Now, the question I’ve been wondering is—can a recession help fintech companies grow, especially in consumer fintech? Crypto is a completely different question that we’ll explore another time, but fintech does seem to have a track record of supporting the economy when there are catastrophes.
Pre-COVID, fintech was in a very different state—for a lot of reasons, mainly because nearly all of fintech is focused on offering a financial product through digital channels, fintech saw tremendous growth in traction. That was what triggered the huge rise in valuations for the sector over the past few years—VC’s saw public market fintech companies growing like weeds, and a lot of fintech startups were too; combined with an already frothy VC market, fintech valuations skyrocketed.
Post-COVID, fintech valuations are coming back down to earth, but that’s not because users are suddenly not using fintech products. It’s because growth rates are steadying to normal numbers (a lot of companies pitched unsustainable growth metrics) and there’s more competition in the space. If you look closely, infrastructure that are a bit more insulated from consumer spending/banking trends are still seeing huge growth close to COVID levels.
And there’s already some early data that indicates fintech could see another uptick over the next few quarters: we’ve written extensively about the huge growth in credit card balances, the impact it’s had on credit-card-as-a-service infrastructure companies. Back then, Deserve CEO Kalpesh Kapadia told us that many Americans were moving core spend categories like groceries, gas, and bills to credit cards.
Now, it looks like BNPL users are also spending more on groceries and other necessary categories, according to an article from CNBC:
“About two-thirds of consumers have worried in the past month about affording groceries due to the rise of inflation, a recent LendingTree survey found.
At the same time, Zip said it notched 95% growth in U.S. grocery purchases, according to The New York Times. Klarna reported that more than half of the top 100 items its app users are now buying are grocery or household items.
“The fact that there’s a large number of Americans that simply can’t afford to buy food highlights the desperation that this economic climate creates,” said Marshall Lux, a fellow at the Mossavar-Rahmani Center for Business and Government at the Harvard Kennedy School.

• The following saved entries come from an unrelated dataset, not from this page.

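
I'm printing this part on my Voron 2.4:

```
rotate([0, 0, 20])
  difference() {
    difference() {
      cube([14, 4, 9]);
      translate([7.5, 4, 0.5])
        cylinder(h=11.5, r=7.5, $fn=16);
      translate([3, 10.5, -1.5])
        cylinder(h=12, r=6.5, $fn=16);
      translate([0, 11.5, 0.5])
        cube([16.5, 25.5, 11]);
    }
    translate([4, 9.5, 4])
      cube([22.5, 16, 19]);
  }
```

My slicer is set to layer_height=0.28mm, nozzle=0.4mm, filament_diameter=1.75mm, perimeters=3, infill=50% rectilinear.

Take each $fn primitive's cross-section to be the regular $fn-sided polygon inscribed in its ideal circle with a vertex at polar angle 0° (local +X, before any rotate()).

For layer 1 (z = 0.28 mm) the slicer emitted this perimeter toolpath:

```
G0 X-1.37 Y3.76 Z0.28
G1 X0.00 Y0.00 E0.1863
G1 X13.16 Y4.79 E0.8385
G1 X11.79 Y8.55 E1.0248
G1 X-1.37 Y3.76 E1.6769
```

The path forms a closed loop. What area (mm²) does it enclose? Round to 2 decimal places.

Apply the shoelace formula to the sequence of (X, Y) vertices; enclosed area = 56.04 mm².

56.04 mm²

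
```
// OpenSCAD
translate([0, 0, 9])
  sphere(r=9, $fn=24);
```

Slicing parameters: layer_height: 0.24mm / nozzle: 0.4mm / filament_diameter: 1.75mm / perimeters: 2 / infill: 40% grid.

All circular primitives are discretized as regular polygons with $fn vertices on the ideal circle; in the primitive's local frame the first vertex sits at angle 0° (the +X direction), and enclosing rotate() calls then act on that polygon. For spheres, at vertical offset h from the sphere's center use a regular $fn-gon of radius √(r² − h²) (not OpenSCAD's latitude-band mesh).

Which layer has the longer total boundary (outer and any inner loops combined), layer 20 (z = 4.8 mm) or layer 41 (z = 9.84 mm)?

Layer 20 (z = 4.8): the sphere: section is a regular 24-gon, circumradius = √(r²−h²) = √(9²−4.2²) = 7.960 (perimeter = 2·24·7.960·sin(180°/24) = 49.87 mm). So its perimeter = 49.87 mm. Layer 41 (z = 9.84): the r=9 sphere contributes a regular 24-gon of circumradius √(9²−0.84²) = 8.961 (perimeter = 2·24·8.961·sin(180°/24) = 56.14 mm). So its perimeter = 56.14 mm. Layer 41 is larger (56.14 vs 49.87 mm).

layer 41 (z = 9.84 mm)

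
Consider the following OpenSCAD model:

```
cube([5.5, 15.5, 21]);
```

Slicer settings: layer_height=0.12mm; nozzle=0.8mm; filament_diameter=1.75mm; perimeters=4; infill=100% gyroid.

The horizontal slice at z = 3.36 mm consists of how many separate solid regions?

At z = 3.36 mm: the 5.5×15.5 cube contributes its full rectangle. The result has 1 disconnected region.

1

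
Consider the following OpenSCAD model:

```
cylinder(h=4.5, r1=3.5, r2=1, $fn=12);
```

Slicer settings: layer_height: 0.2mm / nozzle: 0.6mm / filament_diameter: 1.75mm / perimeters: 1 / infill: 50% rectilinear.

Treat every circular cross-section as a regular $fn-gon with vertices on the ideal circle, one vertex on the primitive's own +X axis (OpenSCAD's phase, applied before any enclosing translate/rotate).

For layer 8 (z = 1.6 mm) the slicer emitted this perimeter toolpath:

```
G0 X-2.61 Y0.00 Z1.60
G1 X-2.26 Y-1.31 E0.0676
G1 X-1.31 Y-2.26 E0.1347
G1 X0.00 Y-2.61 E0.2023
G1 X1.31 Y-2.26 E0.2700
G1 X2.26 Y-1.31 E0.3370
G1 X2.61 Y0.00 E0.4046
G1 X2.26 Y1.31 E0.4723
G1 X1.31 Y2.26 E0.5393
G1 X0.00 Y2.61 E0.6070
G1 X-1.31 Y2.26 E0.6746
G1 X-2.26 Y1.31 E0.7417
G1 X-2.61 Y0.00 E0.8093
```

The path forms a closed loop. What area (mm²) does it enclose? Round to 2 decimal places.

Apply the shoelace formula to the sequence of (X, Y) vertices; enclosed area = 20.46 mm².

20.46 mm²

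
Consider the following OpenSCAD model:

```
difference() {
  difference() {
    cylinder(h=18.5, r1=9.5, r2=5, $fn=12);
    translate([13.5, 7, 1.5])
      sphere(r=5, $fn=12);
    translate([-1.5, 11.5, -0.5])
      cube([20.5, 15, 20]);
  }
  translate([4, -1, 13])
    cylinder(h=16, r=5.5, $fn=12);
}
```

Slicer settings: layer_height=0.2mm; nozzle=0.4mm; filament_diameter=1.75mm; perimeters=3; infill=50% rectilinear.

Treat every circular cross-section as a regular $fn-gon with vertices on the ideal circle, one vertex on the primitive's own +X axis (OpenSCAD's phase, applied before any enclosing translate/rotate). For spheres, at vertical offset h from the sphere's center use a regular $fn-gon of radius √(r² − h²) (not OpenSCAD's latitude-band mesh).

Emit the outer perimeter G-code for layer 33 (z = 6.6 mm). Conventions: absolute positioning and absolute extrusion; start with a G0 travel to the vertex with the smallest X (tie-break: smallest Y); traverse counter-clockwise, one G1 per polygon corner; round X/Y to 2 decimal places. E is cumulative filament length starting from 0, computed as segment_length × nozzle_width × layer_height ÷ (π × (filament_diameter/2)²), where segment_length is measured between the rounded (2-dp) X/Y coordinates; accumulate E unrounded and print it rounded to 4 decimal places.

G0 X-7.89 Y0.00 Z6.60
G1 X-6.84 Y-3.95 E0.1359
G1 X-3.95 Y-6.84 E0.2719
G1 X0.00 Y-7.89 E0.4078
G1 X3.95 Y-6.84 E0.5438
G1 X6.84 Y-3.95 E0.6797
G1 X7.89 Y0.00 E0.8156
G1 X6.84 Y3.95 E0.9516
G1 X3.95 Y6.84 E1.0875
G1 X0.00 Y7.89 E1.2235
G1 X-3.95 Y6.84 E1.3594
G1 X-6.84 Y3.95 E1.4953
G1 X-7.89 Y0.00 E1.6313

At z = 6.6 mm: the cone (r1=9.5→r2=5) has section circumradius 7.895 here — a regular 12-gon; the sphere at (13.5, 7) does not reach this height (|z−center|=5.100 > r=5); the cube at (-1.5, 11.5) is present — its section is the full 20.5×15 rectangle; After the difference (first − rest): starting from the cone, the 20.5×15 cube at (-1.5, 11.5) misses the remaining region (no effect) — 1 connected region; the cylinder at (4, -1) does not reach this height (z outside [13, 29]); Taking the first minus the rest: none of the subtracted shapes is present at this height, so that combined region is unchanged — 1 connected region. The outline is a single polygon with 12 vertices. Extrusion per mm of travel: 0.4 × 0.2 / (π × 0.875²) = 0.033260. Accumulating E over each segment gives final E = 1.6313.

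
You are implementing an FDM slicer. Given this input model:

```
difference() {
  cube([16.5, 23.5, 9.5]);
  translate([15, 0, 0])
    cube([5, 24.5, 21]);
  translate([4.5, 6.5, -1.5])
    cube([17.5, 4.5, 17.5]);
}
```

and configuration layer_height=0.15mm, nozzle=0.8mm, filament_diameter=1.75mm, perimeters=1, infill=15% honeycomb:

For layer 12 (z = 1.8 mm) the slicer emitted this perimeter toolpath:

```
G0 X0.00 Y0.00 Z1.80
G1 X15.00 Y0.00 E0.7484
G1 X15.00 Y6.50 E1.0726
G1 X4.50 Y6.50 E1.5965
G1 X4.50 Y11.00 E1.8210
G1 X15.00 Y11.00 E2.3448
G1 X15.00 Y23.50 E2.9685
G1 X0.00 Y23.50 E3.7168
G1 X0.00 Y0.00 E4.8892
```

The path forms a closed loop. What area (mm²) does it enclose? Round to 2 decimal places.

Apply the shoelace formula to the sequence of (X, Y) vertices; enclosed area = 305.25 mm².

305.25 mm²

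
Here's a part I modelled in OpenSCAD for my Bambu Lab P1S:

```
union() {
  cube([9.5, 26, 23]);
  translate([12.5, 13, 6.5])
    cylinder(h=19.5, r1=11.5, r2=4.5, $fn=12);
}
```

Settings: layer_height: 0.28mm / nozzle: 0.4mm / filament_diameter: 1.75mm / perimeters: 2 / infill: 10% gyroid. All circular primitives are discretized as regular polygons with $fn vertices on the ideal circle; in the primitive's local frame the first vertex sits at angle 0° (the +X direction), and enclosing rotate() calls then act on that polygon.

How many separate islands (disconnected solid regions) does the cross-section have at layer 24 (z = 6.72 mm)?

1

At z = 6.72 mm: the 9.5×26 cube contributes its full rectangle; the cone at (12.5, 13) (r1=11.5→r2=4.5) has section circumradius 11.421 here — a regular 12-gon; Merging all regions: the regions partially overlap (shared area 129.55 mm²), so overlapping operands fuse into one piece — 1 connected region. Overall, the cross-section is a single solid region. Island count = 1.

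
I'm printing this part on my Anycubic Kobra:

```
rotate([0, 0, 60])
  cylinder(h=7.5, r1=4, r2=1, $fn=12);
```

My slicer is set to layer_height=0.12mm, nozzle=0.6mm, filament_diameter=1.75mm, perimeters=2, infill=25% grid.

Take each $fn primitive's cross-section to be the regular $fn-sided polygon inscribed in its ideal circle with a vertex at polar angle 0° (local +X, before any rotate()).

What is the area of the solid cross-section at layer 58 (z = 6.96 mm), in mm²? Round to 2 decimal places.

At z = 6.96 mm: the cone contributes a regular 12-gon of circumradius 1.216 (interpolated between r1=4 and r2=1 at t=0.928) (area = (12/2)·1.216²·sin(360°/12) = 4.44 mm²); (rotated 60° about Z; rotation is an isometry so areas/perimeters/island counts are preserved). Overall, the cross-section is a single solid region. Net area = 4.44 mm².

4.44 mm²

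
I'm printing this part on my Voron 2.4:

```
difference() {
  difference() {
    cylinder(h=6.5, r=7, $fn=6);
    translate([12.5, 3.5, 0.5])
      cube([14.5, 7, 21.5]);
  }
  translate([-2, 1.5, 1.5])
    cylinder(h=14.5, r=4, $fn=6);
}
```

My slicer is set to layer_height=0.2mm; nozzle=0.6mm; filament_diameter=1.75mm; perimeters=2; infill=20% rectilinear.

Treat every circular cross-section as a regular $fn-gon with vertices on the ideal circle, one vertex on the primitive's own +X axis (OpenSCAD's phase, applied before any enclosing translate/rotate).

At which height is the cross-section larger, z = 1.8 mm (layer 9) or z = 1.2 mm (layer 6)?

layer 6 (z = 1.2 mm)

Layer 9 (z = 1.8): the cylinder: section is a regular 6-gon, circumradius r=7 (area = (6/2)·7.000²·sin(360°/6) = 127.31 mm²); the cube at (12.5, 3.5) (footprint 14.5×7) is included at this height (area 101.50 mm²); After the difference (first − rest): starting from the r=7 cylinder (127.31 mm²), the 14.5×7 cube at (12.5, 3.5) misses the remaining region (no effect) — area = 127.31 mm²; the r=4 cylinder at (-2, 1.5) contributes a regular 6-gon of circumradius 4 (area = (6/2)·4.000²·sin(360°/6) = 41.57 mm²); After the difference (first − rest): starting from that combined region (127.31 mm²), the r=4 cylinder at (-2, 1.5) lies wholly inside it (removes its full 41.57 mm² and its 24.00 mm outline becomes a hole wall) — area = 85.74 mm². So its area = 85.74 mm². Layer 6 (z = 1.2): the r=7 cylinder gives a regular 6-gon of circumradius 7 (constant along its height) (area = (6/2)·7.000²·sin(360°/6) = 127.31 mm²); the 14.5×7 cube at (12.5, 3.5) contributes its full rectangle (area 101.50 mm²); Subtracting the remaining from the first: starting from the r=7 cylinder (127.31 mm²), the 14.5×7 cube at (12.5, 3.5) misses the remaining region (no effect) — area = 127.31 mm²; the cylinder at (-2, 1.5) is absent (z outside [1.5, 16]); After the difference (first − rest): none of the subtracted shapes is present at this height, so that combined region is unchanged — area = 127.31 mm². So its area = 127.31 mm². Layer 6 is larger (127.31 vs 85.74 mm²).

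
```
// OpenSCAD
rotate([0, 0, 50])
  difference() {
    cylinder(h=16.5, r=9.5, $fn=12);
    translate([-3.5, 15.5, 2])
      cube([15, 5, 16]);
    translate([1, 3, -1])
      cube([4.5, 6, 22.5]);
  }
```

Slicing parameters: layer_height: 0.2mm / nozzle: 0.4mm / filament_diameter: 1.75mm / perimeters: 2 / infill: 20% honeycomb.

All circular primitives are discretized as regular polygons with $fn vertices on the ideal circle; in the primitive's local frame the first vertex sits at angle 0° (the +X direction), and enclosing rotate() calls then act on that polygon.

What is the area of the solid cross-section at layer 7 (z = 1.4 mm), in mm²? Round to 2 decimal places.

At z = 1.4 mm: the r=9.5 cylinder contributes a regular 12-gon of circumradius 9.5 (area = (12/2)·9.500²·sin(360°/12) = 270.75 mm²); the cube at (-3.5, 15.5) is absent (z outside [2, 18]); the cube at (1, 3) (footprint 4.5×6) is included at this height (area 27.00 mm²); Subtracting the remaining from the first: starting from the r=9.5 cylinder (270.75 mm²), the 4.5×6 cube at (1, 3) partially overlaps it — only the 25.02 mm² overlap (of its 27.00 mm²) is removed, clipping the outline — area = 245.73 mm²; (whole slice rotated 50° about Z — lengths, areas and connectivity unchanged). Overall, the cross-section is a single solid region. Net area = 245.73 mm².

245.73 mm²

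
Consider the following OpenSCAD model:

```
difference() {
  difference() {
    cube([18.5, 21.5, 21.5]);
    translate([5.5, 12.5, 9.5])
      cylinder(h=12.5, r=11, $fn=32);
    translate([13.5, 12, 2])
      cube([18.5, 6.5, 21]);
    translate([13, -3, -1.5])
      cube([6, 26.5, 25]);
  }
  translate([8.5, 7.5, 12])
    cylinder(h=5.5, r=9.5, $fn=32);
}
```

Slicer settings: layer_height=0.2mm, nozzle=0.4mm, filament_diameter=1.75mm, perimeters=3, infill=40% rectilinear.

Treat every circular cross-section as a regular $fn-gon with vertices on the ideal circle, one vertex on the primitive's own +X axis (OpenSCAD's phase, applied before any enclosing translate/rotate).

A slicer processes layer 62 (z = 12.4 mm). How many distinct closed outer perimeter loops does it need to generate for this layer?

2

At z = 12.4 mm: the cube (footprint 18.5×21.5) is included at this height; the r=11 cylinder at (5.5, 12.5) contributes a regular 32-gon of circumradius 11; the cube at (13.5, 12) is present — its section is the full 18.5×6.5 rectangle; the cube at (13, -3) (footprint 6×26.5) is included at this height; After the difference (first − rest): starting from the 18.5×21.5 cube, the r=11 cylinder at (5.5, 12.5) partially overlaps it — only the 287.65 mm² overlap (of its 377.69 mm²) is removed, clipping the outline; the 18.5×6.5 cube at (13.5, 12) partially overlaps it — only the 16.68 mm² overlap (of its 120.25 mm²) is removed, clipping the outline; the 6×26.5 cube at (13, -3) partially overlaps it — only the 63.26 mm² overlap (of its 159.00 mm²) is removed, clipping the outline — 2 connected regions; the cylinder at (8.5, 7.5): section is a regular 32-gon, circumradius r=9.5; After the difference (first − rest): starting from that combined region, the r=9.5 cylinder at (8.5, 7.5) partially overlaps it — only the 25.78 mm² overlap (of its 281.71 mm²) is removed, clipping the outline — 2 connected regions. The result has 2 disconnected regions.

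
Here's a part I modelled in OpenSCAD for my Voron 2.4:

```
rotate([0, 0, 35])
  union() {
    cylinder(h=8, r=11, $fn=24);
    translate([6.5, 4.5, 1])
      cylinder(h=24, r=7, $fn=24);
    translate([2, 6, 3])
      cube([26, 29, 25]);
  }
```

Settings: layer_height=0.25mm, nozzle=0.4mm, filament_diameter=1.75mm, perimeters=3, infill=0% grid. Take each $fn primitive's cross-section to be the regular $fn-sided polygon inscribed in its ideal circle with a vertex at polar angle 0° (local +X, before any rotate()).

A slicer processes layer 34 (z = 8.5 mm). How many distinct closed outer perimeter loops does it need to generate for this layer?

1

At z = 8.5 mm: the cylinder does not reach this height (z outside [0, 8]); the r=7 cylinder at (6.5, 4.5) contributes a regular 24-gon of circumradius 7; the cube at (2, 6) (footprint 26×29) is included at this height; Taking the union: the regions partially overlap (shared area 49.91 mm²), so overlapping operands fuse into one piece — 1 connected region; (rotated 35° about Z; rotation is an isometry so areas/perimeters/island counts are preserved). The result has 1 disconnected region.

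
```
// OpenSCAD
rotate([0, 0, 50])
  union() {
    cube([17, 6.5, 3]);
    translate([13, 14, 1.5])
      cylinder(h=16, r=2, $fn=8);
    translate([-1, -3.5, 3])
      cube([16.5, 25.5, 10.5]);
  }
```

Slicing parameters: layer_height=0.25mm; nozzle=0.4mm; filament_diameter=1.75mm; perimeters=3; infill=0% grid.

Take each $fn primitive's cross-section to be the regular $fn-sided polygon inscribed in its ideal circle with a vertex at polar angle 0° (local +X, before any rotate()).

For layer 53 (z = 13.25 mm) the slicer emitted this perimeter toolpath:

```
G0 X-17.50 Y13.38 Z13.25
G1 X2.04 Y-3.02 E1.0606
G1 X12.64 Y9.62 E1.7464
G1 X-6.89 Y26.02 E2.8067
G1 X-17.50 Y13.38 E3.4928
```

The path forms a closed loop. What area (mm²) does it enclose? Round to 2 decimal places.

Apply the shoelace formula to the sequence of (X, Y) vertices; enclosed area = 420.84 mm².

420.84 mm²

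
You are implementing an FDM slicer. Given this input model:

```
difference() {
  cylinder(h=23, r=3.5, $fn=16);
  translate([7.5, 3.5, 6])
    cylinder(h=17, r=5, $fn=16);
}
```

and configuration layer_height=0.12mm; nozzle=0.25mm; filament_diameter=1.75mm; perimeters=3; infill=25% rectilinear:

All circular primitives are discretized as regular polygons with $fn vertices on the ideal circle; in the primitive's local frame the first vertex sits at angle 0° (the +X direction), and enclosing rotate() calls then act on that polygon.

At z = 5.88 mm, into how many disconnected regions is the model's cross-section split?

At z = 5.88 mm: the r=3.5 cylinder gives a regular 16-gon of circumradius 3.5 (constant along its height); the cylinder at (7.5, 3.5) does not reach this height (z outside [6, 23]); After the difference (first − rest): none of the subtracted shapes is present at this height, so the r=3.5 cylinder is unchanged — 1 connected region. The result has 1 disconnected region.

1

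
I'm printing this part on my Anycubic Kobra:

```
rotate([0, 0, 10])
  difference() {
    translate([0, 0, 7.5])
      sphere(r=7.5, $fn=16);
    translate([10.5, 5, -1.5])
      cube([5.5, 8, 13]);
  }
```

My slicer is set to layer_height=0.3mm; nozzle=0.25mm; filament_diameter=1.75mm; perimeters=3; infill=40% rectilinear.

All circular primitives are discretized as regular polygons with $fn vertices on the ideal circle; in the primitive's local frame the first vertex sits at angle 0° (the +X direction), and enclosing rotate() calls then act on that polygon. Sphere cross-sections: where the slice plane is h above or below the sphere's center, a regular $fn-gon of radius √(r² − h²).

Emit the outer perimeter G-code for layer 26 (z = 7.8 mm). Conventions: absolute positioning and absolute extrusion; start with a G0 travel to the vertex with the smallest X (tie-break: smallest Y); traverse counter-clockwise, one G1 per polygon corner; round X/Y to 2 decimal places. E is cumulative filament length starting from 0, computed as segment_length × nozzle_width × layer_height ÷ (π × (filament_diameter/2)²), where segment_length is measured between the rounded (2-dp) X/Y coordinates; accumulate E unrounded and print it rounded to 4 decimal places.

At z = 7.8 mm: the r=7.5 sphere slices to a regular 16-gon of circumradius 7.494 (√(r²−h²) with h=0.3 from center); the cube at (10.5, 5) is present — its section is the full 5.5×8 rectangle; Subtracting the remaining from the first: starting from the r=7.5 sphere, the 5.5×8 cube at (10.5, 5) misses the remaining region (no effect) — 1 connected region; (rotated 10° about Z; rotation is an isometry so areas/perimeters/island counts are preserved). The outline is a single polygon with 16 vertices. Extrusion per mm of travel: 0.25 × 0.3 / (π × 0.875²) = 0.031181. Accumulating E over each segment gives final E = 1.4591.

G0 X-7.38 Y-1.30 Z7.80
G1 X-6.32 Y-4.03 E0.0913
G1 X-4.30 Y-6.14 E0.1824
G1 X-1.62 Y-7.32 E0.2737
G1 X1.30 Y-7.38 E0.3648
G1 X4.03 Y-6.32 E0.4561
G1 X6.14 Y-4.30 E0.5472
G1 X7.32 Y-1.62 E0.6385
G1 X7.38 Y1.30 E0.7296
G1 X6.32 Y4.03 E0.8209
G1 X4.30 Y6.14 E0.9119
G1 X1.62 Y7.32 E1.0033
G1 X-1.30 Y7.38 E1.0943
G1 X-4.03 Y6.32 E1.1856
G1 X-6.14 Y4.30 E1.2767
G1 X-7.32 Y1.62 E1.3680
G1 X-7.38 Y-1.30 E1.4591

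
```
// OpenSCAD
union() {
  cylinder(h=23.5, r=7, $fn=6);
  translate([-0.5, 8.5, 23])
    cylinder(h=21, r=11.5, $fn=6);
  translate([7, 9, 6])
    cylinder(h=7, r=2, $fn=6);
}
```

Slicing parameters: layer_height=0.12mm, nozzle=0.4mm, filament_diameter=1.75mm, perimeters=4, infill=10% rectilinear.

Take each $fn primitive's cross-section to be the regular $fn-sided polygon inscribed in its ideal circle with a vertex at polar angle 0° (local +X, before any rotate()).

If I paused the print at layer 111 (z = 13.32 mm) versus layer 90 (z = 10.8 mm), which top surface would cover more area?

Layer 111 (z = 13.32): the cylinder: section is a regular 6-gon, circumradius r=7 (area = (6/2)·7.000²·sin(360°/6) = 127.31 mm²); the cylinder at (-0.5, 8.5) does not reach this height (z outside [23, 44]); the cylinder at (7, 9) does not reach this height (z outside [6, 13]); Combining (union): only the r=7 cylinder is present, so the union is just that shape — area = 127.31 mm². So its area = 127.31 mm². Layer 90 (z = 10.8): the r=7 cylinder contributes a regular 6-gon of circumradius 7 (area = (6/2)·7.000²·sin(360°/6) = 127.31 mm²); the cylinder at (-0.5, 8.5) is not intersected at this z (z outside [23, 44]); the cylinder at (7, 9): section is a regular 6-gon, circumradius r=2 (area = (6/2)·2.000²·sin(360°/6) = 10.39 mm²); Merging all regions: the 2 present regions are separate (no shared area or edge), so areas and boundary lengths simply add and each stays a separate island — area = 137.70 mm². So its area = 137.70 mm². Layer 90 is larger (137.70 vs 127.31 mm²).

layer 90 (z = 10.8 mm)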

“Once people start stretching out grocery payments it shows the height of personal desperation,” Lux added.”
Is this growth a positive or negative? If people are already having trouble paying for things like food or gas or their everyday bills, and need credit to pay for that, then it implies that much of this growth could be worrisome. In a doomsday scenario, we could see a lot of fintech companies see a huge amount of growth but also a rise in delinquencies too.
Operationally, the key here is for fintech companies to understand, while this growth is great, they need to be mindful of just how overextended their customers are and, if things get tougher financially, how they’re supporting their customers to repay debts in non-predatory ways. Companies like Vol. 1 Ventures portfolio company TrueAccord help mitigate repayment issues by working with customers to figure out the best way to repay debt after users have fallen behind. Managing credit risk is a balancing act but most fintech companies are unfamiliar with it—after all, we’ve been in a bull economy for like 20 years now, and most fintech companies haven’t been around long enough to have great insights into credit cycles. So, another helpful move might be to hire more ex-bankers and people from traditional finance to teach and help manage that risk too.
Managing credit risk efficiently is actually something that’s pretty doable within the current capabilities of a consumer fintech company—they’ve spent years working on mitigating risk around fraud, have a ton of consumer data points and insights, and have the systems to understand their users deeply. The issue will be putting all that together to understand the ups and downs of a rocky economy versus a thriving one.
So, while fintech companies might be seeing a boom over the next few quarters, it’s important to keep an eye out on long term trends and see where the wind is flowing. Otherwise, these growth opportunities to help customers turn into potential landmines can blow up an entire company.